I was in Chongqing China last week as a technical advisor to a project reducing risks to workers. The Canada-China Migrant Labour Occupational Health and Safety project seeks to increase health and safety among the 1.3 million migrant workers concentrated in the coal mining, construction and textile industries in the Chongqing municipality—an administrative jurisdiction serving a population of about 33 million.
Whatever your political views, the simple reality of China’s modernization coupled with the demographic, economic and environmental realities of a billion-plus people create significant challenges. Whether you are in China, Canada or California, you can’t sustain economic growth in sectors like construction without an adequate, safe and healthy labour force. Increasingly, that labour force demand cannot be met through natural population growth and traditional educational streams. For Canada, this means a growing reliance on temporary foreign workers and immigration to meet labour requirements; for places like Chongqing, it’s a matter of temporarily filling demand through migrant labour.

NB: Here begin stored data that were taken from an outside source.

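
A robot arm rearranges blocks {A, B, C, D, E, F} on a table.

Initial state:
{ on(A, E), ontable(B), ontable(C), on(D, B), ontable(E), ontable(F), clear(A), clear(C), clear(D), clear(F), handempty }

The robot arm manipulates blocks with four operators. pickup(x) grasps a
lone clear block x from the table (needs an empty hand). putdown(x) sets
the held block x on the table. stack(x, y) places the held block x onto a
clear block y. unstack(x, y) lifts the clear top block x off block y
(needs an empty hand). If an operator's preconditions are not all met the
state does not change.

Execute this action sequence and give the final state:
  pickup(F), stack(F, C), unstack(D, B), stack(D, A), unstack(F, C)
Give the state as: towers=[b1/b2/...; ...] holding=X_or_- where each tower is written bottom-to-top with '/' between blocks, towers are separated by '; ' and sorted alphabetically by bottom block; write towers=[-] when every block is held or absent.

towers=[B; C; E/A/D] holding=F

step 1 (pickup(F)): towers=[B/D; C; E/A] holding=F
step 2 (stack(F, C)): towers=[B/D; C/F; E/A] holding=-
step 3 (unstack(D, B)): towers=[B; C/F; E/A] holding=D
step 4 (stack(D, A)): towers=[B; C/F; E/A/D] holding=-
step 5 (unstack(F, C)): towers=[B; C; E/A/D] holding=F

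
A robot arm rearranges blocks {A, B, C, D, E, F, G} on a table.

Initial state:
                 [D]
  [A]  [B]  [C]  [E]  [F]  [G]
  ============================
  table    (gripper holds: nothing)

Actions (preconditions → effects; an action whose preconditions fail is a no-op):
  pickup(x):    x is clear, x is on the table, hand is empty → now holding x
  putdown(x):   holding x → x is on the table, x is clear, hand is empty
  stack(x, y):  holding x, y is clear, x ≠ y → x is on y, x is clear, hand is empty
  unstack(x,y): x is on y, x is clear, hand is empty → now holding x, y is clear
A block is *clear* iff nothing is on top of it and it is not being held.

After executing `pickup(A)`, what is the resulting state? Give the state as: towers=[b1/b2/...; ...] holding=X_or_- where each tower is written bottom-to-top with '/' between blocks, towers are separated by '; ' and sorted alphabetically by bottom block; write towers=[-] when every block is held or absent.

towers=[B; C; E/D; F; G] holding=A

before: towers=[A; B; C; E/D; F; G] holding=-
pre[pickup(A)]: clear(A) yes, ontable(A) yes, handempty yes
all met → apply pickup(A)
after:  towers=[B; C; E/D; F; G] holding=A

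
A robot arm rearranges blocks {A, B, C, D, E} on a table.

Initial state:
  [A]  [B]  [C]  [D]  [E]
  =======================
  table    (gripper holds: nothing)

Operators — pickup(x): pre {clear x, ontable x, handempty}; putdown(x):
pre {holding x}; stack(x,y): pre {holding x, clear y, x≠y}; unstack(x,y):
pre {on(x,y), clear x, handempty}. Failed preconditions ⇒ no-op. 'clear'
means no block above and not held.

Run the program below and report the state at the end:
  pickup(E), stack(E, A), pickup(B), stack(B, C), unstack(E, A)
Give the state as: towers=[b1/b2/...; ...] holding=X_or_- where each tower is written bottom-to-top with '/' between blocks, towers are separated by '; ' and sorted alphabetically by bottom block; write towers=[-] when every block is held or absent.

towers=[A; C/B; D] holding=E

step 1 (pickup(E)): towers=[A; B; C; D] holding=E
step 2 (stack(E, A)): towers=[A/E; B; C; D] holding=-
step 3 (pickup(B)): towers=[A/E; C; D] holding=B
step 4 (stack(B, C)): towers=[A/E; C/B; D] holding=-
step 5 (unstack(E, A)): towers=[A; C/B; D] holding=E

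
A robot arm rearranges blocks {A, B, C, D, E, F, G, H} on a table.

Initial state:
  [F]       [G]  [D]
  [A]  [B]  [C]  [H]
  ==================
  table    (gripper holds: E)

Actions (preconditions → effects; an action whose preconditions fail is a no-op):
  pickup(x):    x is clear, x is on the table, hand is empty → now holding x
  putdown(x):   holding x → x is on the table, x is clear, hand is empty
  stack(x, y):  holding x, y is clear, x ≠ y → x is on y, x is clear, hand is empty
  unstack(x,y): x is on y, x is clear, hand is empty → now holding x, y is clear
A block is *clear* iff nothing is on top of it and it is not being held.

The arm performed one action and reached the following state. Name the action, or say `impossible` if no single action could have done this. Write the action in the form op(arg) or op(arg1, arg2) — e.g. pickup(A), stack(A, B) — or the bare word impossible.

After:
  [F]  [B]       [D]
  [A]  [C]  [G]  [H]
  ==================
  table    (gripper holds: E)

target: towers=[A/F; C/B; G; H/D] holding=E
        putdown(E) → towers=[A/F; B; C/G; E; H/D] holding=-
       stack(E, G) → towers=[A/F; B; C/G/E; H/D] holding=-
       stack(E, B) → towers=[A/F; B/E; C/G; H/D] holding=-
       stack(E, F) → towers=[A/F/E; B; C/G; H/D] holding=-
       stack(E, D) → towers=[A/F; B; C/G; H/D/E] holding=-
none of the 5 applicable actions match → impossible

impossible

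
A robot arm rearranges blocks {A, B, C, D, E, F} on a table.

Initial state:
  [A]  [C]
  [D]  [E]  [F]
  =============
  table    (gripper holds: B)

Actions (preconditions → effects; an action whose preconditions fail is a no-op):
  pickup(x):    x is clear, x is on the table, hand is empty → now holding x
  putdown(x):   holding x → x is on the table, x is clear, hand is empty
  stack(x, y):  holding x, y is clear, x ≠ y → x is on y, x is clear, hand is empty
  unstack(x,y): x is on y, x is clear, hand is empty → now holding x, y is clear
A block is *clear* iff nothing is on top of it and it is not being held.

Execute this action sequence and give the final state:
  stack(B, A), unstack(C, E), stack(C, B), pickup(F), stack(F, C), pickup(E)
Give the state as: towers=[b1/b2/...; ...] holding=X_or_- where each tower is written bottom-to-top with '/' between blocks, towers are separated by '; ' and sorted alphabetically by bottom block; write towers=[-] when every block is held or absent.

towers=[D/A/B/C/F] holding=E

step 1 (stack(B, A)): towers=[D/A/B; E/C; F] holding=-
step 2 (unstack(C, E)): towers=[D/A/B; E; F] holding=C
step 3 (stack(C, B)): towers=[D/A/B/C; E; F] holding=-
step 4 (pickup(F)): towers=[D/A/B/C; E] holding=F
step 5 (stack(F, C)): towers=[D/A/B/C/F; E] holding=-
step 6 (pickup(E)): towers=[D/A/B/C/F] holding=E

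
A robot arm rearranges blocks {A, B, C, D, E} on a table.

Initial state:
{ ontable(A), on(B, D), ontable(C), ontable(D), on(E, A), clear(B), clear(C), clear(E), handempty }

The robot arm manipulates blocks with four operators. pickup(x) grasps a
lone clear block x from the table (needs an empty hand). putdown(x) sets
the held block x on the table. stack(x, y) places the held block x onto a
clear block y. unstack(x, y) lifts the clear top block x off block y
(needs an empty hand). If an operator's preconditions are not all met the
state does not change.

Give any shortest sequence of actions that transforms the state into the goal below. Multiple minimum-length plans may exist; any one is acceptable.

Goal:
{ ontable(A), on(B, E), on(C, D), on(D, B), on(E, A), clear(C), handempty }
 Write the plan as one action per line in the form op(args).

step 1 (unstack(B, D)): towers=[A/E; C; D] holding=B
step 2 (stack(B, E)): towers=[A/E/B; C; D] holding=-
step 3 (pickup(D)): towers=[A/E/B; C] holding=D
step 4 (stack(D, B)): towers=[A/E/B/D; C] holding=-
step 5 (pickup(C)): towers=[A/E/B/D] holding=C
step 6 (stack(C, D)): towers=[A/E/B/D/C] holding=-
goal check: towers=[A/E/B/D/C] holding=- — reached (length 6, optimal by BFS)

unstack(B, D)
stack(B, E)
pickup(D)
stack(D, B)
pickup(C)
stack(C, D)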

WorkSafeBC’s contribution of training materials, videos and expertise is making a difference. We produce materials for our multicultural labour force in British Columbia so the marginal cost of sending a Chinese translation of a safety brochure in a pdf file or a subtitled two-minute instructional video clip attached to an email is insignificant. The impact on the lives of migrant workers in China (and elsewhere in the world) can be life changing for the better.
At a symposium I attended in Chongqing, I heard first hand (through an interpreter) from migrant workers how many of the safety precautions, work procedures and protective equipment we take for granted are just being implemented in the project’s demonstration sites. More importantly, I heard these worker representatives—not just officials—speak proudly of their advancements in occupational health and safety.
In one of the most humbling moments, I was told how more than 2 million migrant and resident workers in Chongqing have heard about WorkSafeBC and benefitted directly from the materials we produced. That number is almost equivalent to the total labour force in British Columbia.
What happens in China is no longer something that simply occurs far off on the other side of the world. In a global economy, we are all linked; the health and safety of workers who are part of that world-wide supply chain ought to be a concern for all of us. In Chongqing, we drove in German cars, used Dutch translating devices, and watched American software present Canadian knowledge through Japanese projectors.
In a world where there are growing concerns about an “averaging down” of worker health and safety, WorkSafeBC is proudly playing its part in raising OH&S standards for workers in B.C. and elsewhere in our shrinking and interdependent world.